Rusya’ya yönelik suçlamalar sadece savaş alanıyla sınırlı değil. Suriye’deki Hristiyan topluluklar da dahil olmak üzere sivil liderler, Moskova’nın rolünden duydukları hayal kırıklığını dile getirdi. Süryani Ortodoks Kilisesi Patriği İgnatius Afram II, “Rusya’dan koruma görmedik… Onlar buraya kendi çıkarları için geldiler,” dedi.
İlişkileri Yeniden İnşa Etmek
Bu eleştirilere rağmen SGH, Rusya ile stratejik ilişkileri keşfetmeye istekli olduğunu gösterdi. Suriye’nin mevcut lideri Ahmet El Şeraa, iki ülke arasındaki tarihi bağları iş birliği için potansiyel bir temel olarak nitelendirdi.
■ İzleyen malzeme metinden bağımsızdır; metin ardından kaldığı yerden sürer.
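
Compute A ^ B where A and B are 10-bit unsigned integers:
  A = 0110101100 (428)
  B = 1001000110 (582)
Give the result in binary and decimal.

Apply ^ to each column (1 where bits differ):
  0110101100
^ 1001000110
------------
  1111101010

Answer: 1111101010 (1002)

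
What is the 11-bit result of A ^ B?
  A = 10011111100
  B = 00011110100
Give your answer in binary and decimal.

Apply ^ to each column (1 where bits differ):
  10011111100
^ 00011110100
-------------
  10000001000

Answer: 10000001000 (1032)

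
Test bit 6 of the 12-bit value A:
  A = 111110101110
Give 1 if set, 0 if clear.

Bit 6 is the 7th from the right.
  111110101110
       ^
That bit is 0.

Answer: 0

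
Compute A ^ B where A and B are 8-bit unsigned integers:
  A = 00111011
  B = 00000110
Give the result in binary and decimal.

Apply ^ to each column (1 where bits differ):
  00111011
^ 00000110
----------
  00111101

Answer: 00111101 (61)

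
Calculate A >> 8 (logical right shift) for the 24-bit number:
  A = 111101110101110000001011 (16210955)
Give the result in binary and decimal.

Logical shift right by 8: drop the bottom 8 bit(s), prepend 8 zero(s) on the left.
  111101110101110000001011  ->  keep [1111011101011100], discard [00001011], prepend 00000000
= 000000001111011101011100

Answer: 000000001111011101011100 (63324)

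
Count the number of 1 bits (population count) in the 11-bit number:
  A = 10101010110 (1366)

10101010110
1-bits at positions (from bit 0 = LSB): 1, 2, 4, 6, 8, 10
Count = 6

Answer: 6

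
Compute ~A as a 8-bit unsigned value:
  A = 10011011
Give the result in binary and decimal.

Flip each bit (0->1, 1->0):
  10011011
  01100100

Answer: 01100100 (100)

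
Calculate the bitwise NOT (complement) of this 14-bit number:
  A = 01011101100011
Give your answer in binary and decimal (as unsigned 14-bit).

Flip each bit (0->1, 1->0):
  01011101100011
  10100010011100

Answer: 10100010011100 (10396)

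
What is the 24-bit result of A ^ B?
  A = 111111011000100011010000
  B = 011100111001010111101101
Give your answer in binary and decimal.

Apply ^ to each column (1 where bits differ):
  111111011000100011010000
^ 011100111001010111101101
--------------------------
  100011100001110100111101

Answer: 100011100001110100111101 (9313597)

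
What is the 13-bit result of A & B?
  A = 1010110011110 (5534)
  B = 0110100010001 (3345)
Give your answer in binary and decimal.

Apply & to each column (1 only where both bits are 1):
  1010110011110
& 0110100010001
---------------
  0010100010000

Answer: 0010100010000 (1296)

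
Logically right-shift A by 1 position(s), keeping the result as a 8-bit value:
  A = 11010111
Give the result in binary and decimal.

Logical shift right by 1: drop the bottom 1 bit(s), prepend 1 zero(s) on the left.
  11010111  ->  keep [1101011], discard [1], prepend 0
= 01101011

Answer: 01101011 (107)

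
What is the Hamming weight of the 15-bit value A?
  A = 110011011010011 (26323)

110011011010011
1-bits at positions (from bit 0 = LSB): 0, 1, 4, 6, 7, 9, 10, 13, 14
Count = 9

Answer: 9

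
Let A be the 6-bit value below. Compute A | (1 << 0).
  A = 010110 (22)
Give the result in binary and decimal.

Mask = 1 << 0 = 000001
Bit 0 of A is 0, so OR-ing with the mask flips it to 1.
  010110
| 000001
--------
  010111

Answer: 010111 (23)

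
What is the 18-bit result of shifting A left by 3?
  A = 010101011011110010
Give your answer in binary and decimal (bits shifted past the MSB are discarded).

Shift left by 3: drop the top 3 bit(s), append 3 zero(s) on the right.
  010101011011110010  ->  discard [010], keep [101011011110010], append 000
= 101011011110010000

Answer: 101011011110010000 (178064)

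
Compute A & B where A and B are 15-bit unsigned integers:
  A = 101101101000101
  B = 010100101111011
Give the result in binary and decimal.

Apply & to each column (1 only where both bits are 1):
  101101101000101
& 010100101111011
-----------------
  000100101000001

Answer: 000100101000001 (2369)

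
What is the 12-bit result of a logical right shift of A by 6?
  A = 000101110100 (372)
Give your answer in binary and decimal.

Logical shift right by 6: drop the bottom 6 bit(s), prepend 6 zero(s) on the left.
  000101110100  ->  keep [000101], discard [110100], prepend 000000
= 000000000101

Answer: 000000000101 (5)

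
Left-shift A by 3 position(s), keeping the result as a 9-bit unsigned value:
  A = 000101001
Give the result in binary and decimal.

Shift left by 3: drop the top 3 bit(s), append 3 zero(s) on the right.
  000101001  ->  discard [000], keep [101001], append 000
= 101001000

Answer: 101001000 (328)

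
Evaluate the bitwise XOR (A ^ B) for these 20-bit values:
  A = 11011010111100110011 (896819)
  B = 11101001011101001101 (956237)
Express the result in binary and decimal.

Apply ^ to each column (1 where bits differ):
  11011010111100110011
^ 11101001011101001101
----------------------
  00110011100001111110

Answer: 00110011100001111110 (211070)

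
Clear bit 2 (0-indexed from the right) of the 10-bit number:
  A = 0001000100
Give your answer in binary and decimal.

Mask = ~(1 << 2) = 1111111011
Bit 2 of A is 1, so AND-ing with the mask clears it to 0.
  0001000100
& 1111111011
------------
  0001000000

Answer: 0001000000 (64)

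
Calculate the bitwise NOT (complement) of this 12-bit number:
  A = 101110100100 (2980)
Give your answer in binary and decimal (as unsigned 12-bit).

Flip each bit (0->1, 1->0):
  101110100100
  010001011011

Answer: 010001011011 (1115)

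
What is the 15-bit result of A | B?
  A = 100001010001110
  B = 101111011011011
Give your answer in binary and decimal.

Apply | to each column (1 where either bit is 1):
  100001010001110
| 101111011011011
-----------------
  101111011011111

Answer: 101111011011111 (24287)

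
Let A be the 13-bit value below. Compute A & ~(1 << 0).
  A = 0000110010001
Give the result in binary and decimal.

Mask = ~(1 << 0) = 1111111111110
Bit 0 of A is 1, so AND-ing with the mask clears it to 0.
  0000110010001
& 1111111111110
---------------
  0000110010000

Answer: 0000110010000 (400)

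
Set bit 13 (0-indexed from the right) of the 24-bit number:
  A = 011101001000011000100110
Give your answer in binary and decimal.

Mask = 1 << 13 = 000000000010000000000000
Bit 13 of A is 0, so OR-ing with the mask flips it to 1.
  011101001000011000100110
| 000000000010000000000000
--------------------------
  011101001010011000100110

Answer: 011101001010011000100110 (7644710)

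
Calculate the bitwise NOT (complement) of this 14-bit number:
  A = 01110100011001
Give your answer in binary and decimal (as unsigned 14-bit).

Flip each bit (0->1, 1->0):
  01110100011001
  10001011100110

Answer: 10001011100110 (8934)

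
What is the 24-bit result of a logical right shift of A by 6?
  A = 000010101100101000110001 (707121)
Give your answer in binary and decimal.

Logical shift right by 6: drop the bottom 6 bit(s), prepend 6 zero(s) on the left.
  000010101100101000110001  ->  keep [000010101100101000], discard [110001], prepend 000000
= 000000000010101100101000

Answer: 000000000010101100101000 (11048)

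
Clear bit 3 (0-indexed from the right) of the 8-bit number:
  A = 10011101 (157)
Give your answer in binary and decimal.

Mask = ~(1 << 3) = 11110111
Bit 3 of A is 1, so AND-ing with the mask clears it to 0.
  10011101
& 11110111
----------
  10010101

Answer: 10010101 (149)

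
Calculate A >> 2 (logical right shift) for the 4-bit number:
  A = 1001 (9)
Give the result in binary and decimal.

Logical shift right by 2: drop the bottom 2 bit(s), prepend 2 zero(s) on the left.
  1001  ->  keep [10], discard [01], prepend 00
= 0010

Answer: 0010 (2)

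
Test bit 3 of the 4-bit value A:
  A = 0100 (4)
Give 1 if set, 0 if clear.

Bit 3 is the 4th from the right.
  0100
  ^
That bit is 0.

Answer: 0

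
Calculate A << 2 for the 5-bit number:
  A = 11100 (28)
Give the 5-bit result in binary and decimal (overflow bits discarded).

Shift left by 2: drop the top 2 bit(s), append 2 zero(s) on the right.
  11100  ->  discard [11], keep [100], append 00
= 10000

Answer: 10000 (16)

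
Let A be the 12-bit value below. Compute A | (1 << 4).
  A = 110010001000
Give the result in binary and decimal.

Mask = 1 << 4 = 000000010000
Bit 4 of A is 0, so OR-ing with the mask flips it to 1.
  110010001000
| 000000010000
--------------
  110010011000

Answer: 110010011000 (3224)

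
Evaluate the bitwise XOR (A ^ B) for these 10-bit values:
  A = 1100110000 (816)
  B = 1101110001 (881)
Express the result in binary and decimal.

Apply ^ to each column (1 where bits differ):
  1100110000
^ 1101110001
------------
  0001000001

Answer: 0001000001 (65)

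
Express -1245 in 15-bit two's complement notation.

1. Binary of +1245:  000010011011101
2. Invert bits:     111101100100010
3. Add 1:           111101100100011

Answer: 111101100100011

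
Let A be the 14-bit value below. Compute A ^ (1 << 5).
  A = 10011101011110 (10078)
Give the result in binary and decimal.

Mask = 1 << 5 = 00000000100000
Bit 5 of A is 0; XOR with the mask flips it to 1.
  10011101011110
^ 00000000100000
----------------
  10011101111110

Answer: 10011101111110 (10110)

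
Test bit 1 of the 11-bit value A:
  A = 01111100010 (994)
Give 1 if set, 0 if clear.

Bit 1 is the 2nd from the right.
  01111100010
           ^
That bit is 1.

Answer: 1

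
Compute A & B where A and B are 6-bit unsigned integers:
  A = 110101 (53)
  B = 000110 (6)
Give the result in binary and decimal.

Apply & to each column (1 only where both bits are 1):
  110101
& 000110
--------
  000100

Answer: 000100 (4)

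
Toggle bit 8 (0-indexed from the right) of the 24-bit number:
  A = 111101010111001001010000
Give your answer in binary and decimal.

Mask = 1 << 8 = 000000000000000100000000
Bit 8 of A is 0; XOR with the mask flips it to 1.
  111101010111001001010000
^ 000000000000000100000000
--------------------------
  111101010111001101010000

Answer: 111101010111001101010000 (16085840)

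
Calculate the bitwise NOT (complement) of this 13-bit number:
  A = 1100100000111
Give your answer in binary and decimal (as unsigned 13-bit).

Flip each bit (0->1, 1->0):
  1100100000111
  0011011111000

Answer: 0011011111000 (1784)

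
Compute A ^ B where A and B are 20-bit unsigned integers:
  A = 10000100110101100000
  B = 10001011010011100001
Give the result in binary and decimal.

Apply ^ to each column (1 where bits differ):
  10000100110101100000
^ 10001011010011100001
----------------------
  00001111100110000001

Answer: 00001111100110000001 (63873)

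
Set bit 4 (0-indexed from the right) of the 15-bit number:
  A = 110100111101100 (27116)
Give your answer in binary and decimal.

Mask = 1 << 4 = 000000000010000
Bit 4 of A is 0, so OR-ing with the mask flips it to 1.
  110100111101100
| 000000000010000
-----------------
  110100111111100

Answer: 110100111111100 (27132)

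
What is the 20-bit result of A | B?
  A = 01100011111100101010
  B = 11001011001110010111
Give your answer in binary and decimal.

Apply | to each column (1 where either bit is 1):
  01100011111100101010
| 11001011001110010111
----------------------
  11101011111110111111

Answer: 11101011111110111111 (966591)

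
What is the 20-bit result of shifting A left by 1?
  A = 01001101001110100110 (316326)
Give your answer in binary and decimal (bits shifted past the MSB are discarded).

Shift left by 1: drop the top 1 bit(s), append 1 zero(s) on the right.
  01001101001110100110  ->  discard [0], keep [1001101001110100110], append 0
= 10011010011101001100

Answer: 10011010011101001100 (632652)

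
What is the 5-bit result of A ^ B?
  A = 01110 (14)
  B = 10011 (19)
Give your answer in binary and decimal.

Apply ^ to each column (1 where bits differ):
  01110
^ 10011
-------
  11101

Answer: 11101 (29)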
Lavrov da bu görüşleri destekleyerek, “Rusya’nın Suriyeli dostlarıyla birçok ortak paydası var,” dedi. Moskova, Suriyeli mültecilerin dönüşünü kolaylaştırmak ve ülkeyi istikrara kavuşturmak için insani yardım ve yeniden inşa desteği sözü verdi.
Zor Bir Yol
Rusya ve Suriye arasındaki köklü askeri ve ekonomik bağların çözülmesi zorlu bir süreç olacak. Analistler, Suriye ordusunun yeniden inşasının ya Rusya ile iş birliğinin sürmesini ya da tamamen yeni bir başlangıç yapılmasını gerektireceğini belirtiyor.
Birçok Suriyeli, Rusya’nın niyetleri konusunda şüpheci olsa da, önümüzdeki yıllar Moskova’nın geçmişte Suriye’de desteklediği diktatörlüklerden yapıcı bir ortaklığa geçiş yapıp yapamayacağını ve geçmişteki suçları telafi etmeye yönelik adımlar atıp atamayacağını gösterecek.